Postmortem profiling: Running an instrumented binary from the command line

You can view profiling results after an application finishes running, which is known as postmortem profiling. This is handy if you prefer to develop an application outside of the IDE and run it from the command line on a target, but then import the profiling results into the IDE and view them through the QNX Application Profiler perspective.

After building an application binary with either call count or function runtime instrumentation, you can copy the binary to the target. You must also copy over any libraries built with the same profiling instrumentation if you want to see results for their functions also. Then, you must set some environment variables (as explained below) to direct the data output. At this point, you can run the application.

Position sampling and call count profiling

With this profiling method, you must set PROFDIR to the directory for storing the data. When you do so, the results file is stored at PROFDIR/ If you don't set this environment variable, the file is named simply gmon.out (which makes it hard to distinguish from files produced by other profiling sessions) and is stored in the directory where the program ran.

As always when running an application from the command line, you must define the paths of any dynamic libraries used by your application, by setting LD_LIBRARY_PATH. Suppose you need libraries in /tmp/lib and you want to write the profiling results to /tmp. Your command line would then be:
% PROFDIR=/tmp LD_LIBRARY_PATH=/tmp/lib program_name &
Note: The program must exit normally for profiling data to be written. If you don't see a results file, you must fix whatever problems are preventing the application from successfully terminating. The other option is to force it to exit normally by attaching a signal handler that calls exit().
When used from the command line, this profiling method has the following restrictions:
  • Information for individual threads isn't available — The profiling results from all threads get combined into one set of values.
  • Results from shared libraries aren't available — The results contain runtime estimates for code in shared libraries but specify an unknown location, so you don't know which functions the entries refer to.
  • No sampling information is collected if you don't run as root — If you don't run the program as root, the process can't attach the necessary interrupt handler to write out position sampling data. This means you'll see only call counts and not function runtime estimates in the results.

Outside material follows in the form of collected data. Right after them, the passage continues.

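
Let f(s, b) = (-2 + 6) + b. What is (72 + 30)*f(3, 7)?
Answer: 1122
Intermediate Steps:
f(s, b) = 4 + b
(72 + 30)*f(3, 7) = (72 + 30)*(4 + 7) = 102*11 = 1122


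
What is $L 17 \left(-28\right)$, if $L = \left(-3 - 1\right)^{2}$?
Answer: $-7616$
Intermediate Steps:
$L = 16$ ($L = \left(-4\right)^{2} = 16$)
$L 17 \left(-28\right) = 16 \cdot 17 \left(-28\right) = 16 \left(-476\right) = -7616$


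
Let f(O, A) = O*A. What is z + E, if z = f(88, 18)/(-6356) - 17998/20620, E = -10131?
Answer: -165990401461/16382590 ≈ -10132.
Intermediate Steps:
f(O, A) = A*O
z = -18382171/16382590 (z = (18*88)/(-6356) - 17998/20620 = 1584*(-1/6356) - 17998*1/20620 = -396/1589 - 8999/10310 = -18382171/16382590 ≈ -1.1221)
z + E = -18382171/16382590 - 10131 = -165990401461/16382590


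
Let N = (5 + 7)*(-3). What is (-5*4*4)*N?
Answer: 2880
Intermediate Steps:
N = -36 (N = 12*(-3) = -36)
(-5*4*4)*N = (-5*4*4)*(-36) = -20*4*(-36) = -80*(-36) = 2880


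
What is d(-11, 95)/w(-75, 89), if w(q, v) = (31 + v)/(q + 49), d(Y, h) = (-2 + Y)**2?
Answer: -2197/60 ≈ -36.617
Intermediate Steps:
w(q, v) = (31 + v)/(49 + q)
d(-11, 95)/w(-75, 89) = (-2 - 11)**2/(((31 + 89)/(49 - 75))) = (-13)**2/((120/(-26))) = 169/((-1/26*120)) = 169/(-60/13) = 169*(-13/60) = -2197/60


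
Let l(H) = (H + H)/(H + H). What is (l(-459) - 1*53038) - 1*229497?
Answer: -282534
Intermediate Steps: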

Function runtime measurement profiling

With this profiling method, you must set QPROF_FILE to the full path of the file for storing the data (e.g., /tmp/profiler.ptrace). If you define only a filename in this variable, the results file gets written to the directory where the program ran. If you don't define the variable, no results are written. Also, the filename portion must finish with a .ptrace extension so the file can later be imported into the IDE.

You must also set QPROF_START to 1 for profiling to be enabled when the program starts running.

Profiling data gets written even if the program doesn't exit normally. However, if this happens, some data may be lost because some buffers can't be flushed to the results file. You can force the application to exit normally by attaching a signal handler that calls exit().

The restrictions of individual thread information and results from shared libraries not being available also apply to this profiling method (for details, see the explanation above for position sampling). Also, the amount of data generated can be up to 2 MB per second, so you should let the application run for only a few seconds; longer profiling sessions could produce too much data to be useful.

Suppose you want to start profiling as soon as the program starts, use libraries in /tmp/lib, and store the results in a file named for the application. Your command line would then be:
% QPROF_START=1 QPROF_FILE=/tmp/app_name.ptrace LD_LIBRARY_PATH=/tmp/lib program_name &
You can also specify the method for calculating function runtimes, and signal handlers for stopping and resuming profiling, as described in "Environment variables for controlling profiling".

Application profiling with kernel event tracing

You can run an application binary built with function instrumentation while performing a kernel event trace, to capture that application's function entrance and exit events. To do this, you must first set QPROF_KERNEL_TRACE to 1 (to make the kernel start logging events), then run tracelogger in the background (to make this utility start writing the events to a trace file). Note that QPROF_FILE must not be defined when the tracing variable is set to 1.

The tracelogger utility must be run for long enough that the application can be started and execute until its normal exit point, or long enough to generate valuable profiling data. For information on the command-line options for setting the output file and tracing time, see the tracelogger entry in the Utilities Reference. The output file will be a kernel event log (.kev) file (like when the trace is run through the IDE), which can be opened in the QNX System Profiler perspective.

Viewing results

To view the profiling results, you must either attach the Application Profiler tool to one of the application's processes or wait until the application exits and then copy the results file from the target to the host and import it into the IDE.